Alguien que ya no está me está mirando
Con ojos apagados por el humo
Desde una hoguera fragmentada.
Tampoco encuentro aquel baúl en donde duerme la pequeña Emilia,
Desde que aquel avión estalló en pleno vuelo.
Ni rayo
O levadura que pueda esclarecer dónde quedó mi tío
Con su cáncer mordiéndole el esófago.
Yo, en tanto, considero que en esta bolsa del chaleco
Hay una lista de pendientes. No son nombres terribles
Sino de cosas simples, unidas por un hilo, que deben ser cumplidas.

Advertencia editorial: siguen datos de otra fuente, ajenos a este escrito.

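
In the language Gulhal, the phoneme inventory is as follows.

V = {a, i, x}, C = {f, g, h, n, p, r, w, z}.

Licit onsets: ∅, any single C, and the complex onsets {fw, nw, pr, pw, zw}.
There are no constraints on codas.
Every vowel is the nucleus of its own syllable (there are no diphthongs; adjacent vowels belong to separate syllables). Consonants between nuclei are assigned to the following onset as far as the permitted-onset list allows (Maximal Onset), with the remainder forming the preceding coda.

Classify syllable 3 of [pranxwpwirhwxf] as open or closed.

Nuclei (vowels): a, x, i, x → 4 syllables.
/a…x/ gap (V1→V2): /n/ → onset of the next syllable (single consonants are always licit onsets).
/x…i/ gap (V2→V3): /wpw/ splits as /w/ + /pw/ (/pw/ is the longest suffix that is a licit onset).
/i…x/ gap (V3→V4): /rhw/ splits as /rh/ + /w/ (/w/ is the longest suffix that is a licit onset).
Putting it together: pra.nxw.pwirh.wxf.
Syllable 3 is /pwirh/ with coda /rh/, so it is closed.

closed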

Es un puño de letras que me dicen
Hacia donde la noche, esta infinita noche
Ha de llevarme a cuestas
Con su siguiente paso.
Epílogo
A Hugo Gutiérrez Vega
ÉSTE ERES TÚ —DIJO— Y ANTE TI LA DERROTA, la mariposa del terror, ardiendo, revelándose; el guarismo de la incisión que te levanta como espuma del alba hacia las horas vegetales.
Éste eres tú y éste tu rostro. Y ante ti la visión, la doble luna derramándose sobre tus hombros, sin descanso, haciéndote girar sobre la última raíz, carbonizada, de un designio tenaz que no termina.
Ésta es tu mano cruel, tu voz enemiga, manejando los botones del mundo, el mecanismo inagotable de la materia poderosa, las fibras y la retícula del tejido terrestre.
Y éste, el centro del fuego, oscuro y líquido como la sangre de las bestias primeras, en donde has de calcinar tus ojos para que, puros, al fin, logren mirarte.
Éste es tu triunfo único, hijo del hombre —dijo: que tus pasos, más allá de ti mismo, encenderán las piras de la noche absoluta, como si fueran ascuas en busca de otro sol, para perderse.